Now, that was just the first five minutes of the show.  What happened next?  I wouldn’t know because I gave up.

p.s.  At least the following historical farce is intentional:  http://finermanworks.com/your_rda_of_irony/2009/07/24/the-kitchen-debate/

  1. Peg Pruitt says:

    There were similar historical “liberties” taken in The Tudors. What irks me is the reworking of historically accurate material. There is so much unrecoded drama that the producers could play with and embellish. They should leave verifiable historical material alone. I guess they lack the creativity for that.

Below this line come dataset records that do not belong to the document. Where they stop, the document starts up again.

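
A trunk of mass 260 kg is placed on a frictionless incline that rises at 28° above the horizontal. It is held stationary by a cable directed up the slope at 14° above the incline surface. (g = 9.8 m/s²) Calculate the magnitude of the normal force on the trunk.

N ≈ 1950 N

Take axes along and perpendicular to the incline. Weight components: W sin 28° = 1196 N down-slope, W cos 28° = 2250 N into the surface.
Along incline: T cos 14° = W sin 28° → T = 1233 N.
Perpendicular: N = W cos 28° − T sin 14° = 1952 N.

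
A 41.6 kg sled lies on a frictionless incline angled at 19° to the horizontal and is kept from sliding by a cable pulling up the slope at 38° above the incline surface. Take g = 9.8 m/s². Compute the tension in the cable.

Take axes along and perpendicular to the incline. Weight components: W sin 19° = 132.7 N down-slope, W cos 19° = 385.5 N into the surface.
Along incline: T cos 38° = W sin 19° → T = 168.4 N.
Perpendicular: N = W cos 19° − T sin 38° = 281.8 N.

T ≈ 168 N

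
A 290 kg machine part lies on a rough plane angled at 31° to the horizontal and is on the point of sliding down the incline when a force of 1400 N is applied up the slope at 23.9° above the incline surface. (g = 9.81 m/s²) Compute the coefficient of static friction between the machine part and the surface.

μ ≈ 0.0990

On the verge of sliding down the incline, friction is at its maximum μN and acts up the slope.
Perpendicular to incline: N = W cos 31° − P sin 23.9° = 2439 − 567.2 = 1871 N.
Along incline: P cos 23.9° + μN = W sin 31° → μ = (W sin 31° − P cos 23.9°) / N = 0.09901.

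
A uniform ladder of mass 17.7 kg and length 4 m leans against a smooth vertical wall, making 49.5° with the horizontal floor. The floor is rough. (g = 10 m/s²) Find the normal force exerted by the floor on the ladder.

N_floor ≈ 177 N

ΣF_y = 0: N_floor = 17.7×10 = 177 N.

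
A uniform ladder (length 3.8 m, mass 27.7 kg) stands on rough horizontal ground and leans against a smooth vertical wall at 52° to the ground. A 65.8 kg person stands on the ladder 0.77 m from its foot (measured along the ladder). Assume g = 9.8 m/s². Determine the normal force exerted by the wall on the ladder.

N_wall ≈ 208 N

Torques about the foot: N_wall · 3.8 sin 52° = 27.7×9.8×1.9 cos 52° + 65.8×9.8×0.77 cos 52° → N_wall = 208.13 N.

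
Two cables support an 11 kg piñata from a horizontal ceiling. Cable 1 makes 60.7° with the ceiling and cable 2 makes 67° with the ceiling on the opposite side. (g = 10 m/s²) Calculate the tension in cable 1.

T_1 ≈ 54.3 N

Weight W = 11 × 10 = 110 N acts straight down.
Horizontal: T_1 cos 60.7° = T_2 cos 67°  →  T_2 = 1.252 T_1.
Vertical: T_1 sin 60.7° + T_2 sin 67° = 110.
Substituting the horizontal relation into the vertical equation gives 2.025 T_1 = 110, so T_1 = 54.32 N.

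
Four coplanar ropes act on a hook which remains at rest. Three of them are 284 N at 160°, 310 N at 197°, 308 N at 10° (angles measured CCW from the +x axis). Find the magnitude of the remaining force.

Sum the known components: ΣF_x = -260 N, ΣF_y = 59.98 N.
For equilibrium the remaining force must supply (−ΣF_x, −ΣF_y) = (260, -59.98) N.
Magnitude = √((260)² + (-59.98)²) = 266.8 N; direction = atan2(-59.98, 260) = 347.0°.

F ≈ 267 N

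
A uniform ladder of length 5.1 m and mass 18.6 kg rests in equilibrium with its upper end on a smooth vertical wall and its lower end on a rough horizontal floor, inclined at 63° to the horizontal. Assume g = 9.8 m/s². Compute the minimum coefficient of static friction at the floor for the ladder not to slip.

ΣF_y = 0: N_floor = 18.6×9.8 = 182.28 N.
Torques about the foot: N_wall · 5.1 sin 63° = 18.6×9.8×2.55 cos 63° → N_wall = 46.438 N.
ΣF_x = 0: f_floor = N_wall = 46.438 N.
μ_min = f_floor / N_floor = 46.438 / 182.28 = 0.2548.

μ_min ≈ 0.255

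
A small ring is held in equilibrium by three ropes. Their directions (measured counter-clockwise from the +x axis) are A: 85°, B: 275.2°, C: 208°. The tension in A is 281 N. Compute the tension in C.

Resolve: ΣF_x = 281 cos 85° + T_B cos 275.2° + T_C cos 208° = 0.
        ΣF_y = 281 sin 85° + T_B sin 275.2° + T_C sin 208° = 0.
The known terms sum to (24.49, 279.9) N, so 0.0906 T_B − 0.8829 T_C = -24.49 and -0.9959 T_B − 0.4695 T_C = -279.9.
Solving simultaneously: T_B = 255.6 N, T_C = 53.98 N.

T_C ≈ 54 N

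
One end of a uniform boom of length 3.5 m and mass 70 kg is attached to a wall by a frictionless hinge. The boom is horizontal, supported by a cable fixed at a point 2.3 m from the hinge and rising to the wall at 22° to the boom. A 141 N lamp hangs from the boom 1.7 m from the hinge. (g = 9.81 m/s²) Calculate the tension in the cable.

Take torques about the hinge: T sin 22° · 2.3 = 70×9.81×1.75 + 141×1.7 = 1441.4 N·m.
So T = 1441.4 / (0.3746 × 2.3) = 1673 N.

T ≈ 1670 N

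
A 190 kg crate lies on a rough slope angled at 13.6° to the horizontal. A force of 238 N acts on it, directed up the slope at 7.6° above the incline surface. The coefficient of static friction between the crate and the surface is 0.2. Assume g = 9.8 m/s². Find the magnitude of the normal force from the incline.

N ≈ 1780 N

Axes along / perpendicular to the incline. W sin 13.6° = 437.8 N down-slope; W cos 13.6° = 1810 N into the surface.
Perpendicular: N = W cos 13.6° − P sin 7.6° = 1810 − 31.48 = 1778 N.
Along incline: P cos 7.6° + f = W sin 13.6° (friction acts up-slope) → f = 437.8 − 235.9 = 201.9 N.
|f| = 201.9 N ≤ μN = 355.7 N, so the crate is indeed static.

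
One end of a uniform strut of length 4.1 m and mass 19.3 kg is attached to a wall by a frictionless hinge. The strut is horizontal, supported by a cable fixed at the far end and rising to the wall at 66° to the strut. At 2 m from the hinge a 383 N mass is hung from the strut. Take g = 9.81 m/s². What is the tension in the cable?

Take torques about the hinge: T sin 66° · 4.1 = 19.3×9.81×2.05 + 383×2 = 1154.1 N·m.
So T = 1154.1 / (0.9135 × 4.1) = 308.14 N.

T ≈ 308 N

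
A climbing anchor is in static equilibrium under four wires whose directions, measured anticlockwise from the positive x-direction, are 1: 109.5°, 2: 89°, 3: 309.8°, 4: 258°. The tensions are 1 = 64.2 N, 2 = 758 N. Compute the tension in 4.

Resolve: ΣF_x = 64.2 cos 109.5° + 758 cos 89° + T_3 cos 309.8° + T_4 cos 258° = 0.
        ΣF_y = 64.2 sin 109.5° + 758 sin 89° + T_3 sin 309.8° + T_4 sin 258° = 0.
The known terms sum to (-8.201, 818.4) N, so 0.6401 T_3 − 0.2079 T_4 = 8.201 and -0.7683 T_3 − 0.9781 T_4 = -818.4.
Solving simultaneously: T_3 = 226.7 N, T_4 = 658.6 N.

T_4 ≈ 659 N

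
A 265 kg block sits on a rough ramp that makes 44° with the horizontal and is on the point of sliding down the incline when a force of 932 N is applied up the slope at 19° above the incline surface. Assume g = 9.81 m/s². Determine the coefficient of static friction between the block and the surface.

μ ≈ 0.590

On the verge of sliding down the incline, friction is at its maximum μN and acts up the slope.
Perpendicular to incline: N = W cos 44° − P sin 19° = 1870 − 303.4 = 1567 N.
Along incline: P cos 19° + μN = W sin 44° → μ = (W sin 44° − P cos 19°) / N = 0.5902.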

    • Eugene Finerman says:

      Peg,

      “The Tudors” certainly set a standard for historical fabrication. I think that the show might have gotten even more of an audience if it had cast a woman in the role of Henry VIII. Surely it is a valid interpretation to portray Henry as a lesbian.

      Eugene

  2. Eugene Finerman says:

    Perusing my comments to Peg and Megan, I seem to be turning into a hidebound curmudgeon. All I need is another 150 pounds, and I can be the next William Bennett.

    Eugene

  3. wimple says:

    Well, I’m enjoying this series more than the Tudors (cancelled after the first installment). At least in Pillars there are enough fantasy characters that they don’t have to include the mischaracterization of the “real life” ones too often. Altho having the future Henry II born in an English castle (he was born in France) with everyone watching on was a bit much… At least Maud has bad teeth.

    • Eugene Finerman says:

      Maude’s bad teeth may have come from her English grandmother. Henry I’s wife was descended from the Angle-Saxon royal house. So through her, the landlady of Buckingham Palace can trace her royal ancestry back to 800 A.D. and boast of such ancestors as Alfred the Great and Aethelred the Unready.

      Are the “fantasy characters”–the ones who are intentionally fiction–particularly interesting? I could detect the villainess from the birthmark on her face. How subtle! The television critic of the Chicago Tribune said the usually wonderful Ian McShane was a one-dimensional bore in “Pillars”.

      Eugene

  4. Mary Ann Jung says:

    “Liberties” is a kind word for what they did with “The Tudors” Apparently Pillars is in the same vein-makes us want to open our own! It’s been years since I read and very much liked the Pillars book and I thought there were very few real historical characters in it. Am I losing my memory? Did Hollywood put them in just to screw with them?!

    • Eugene Finerman says:

      Mary Ann,

      I can’t wait to see Pamela Anderson as Eleanor of Aquitaine. I also think that Vin Diesel is an inspired choice to portray Thomas Becket. Of course, 300 knights will be needed to kill him, but that would make an exciting fight.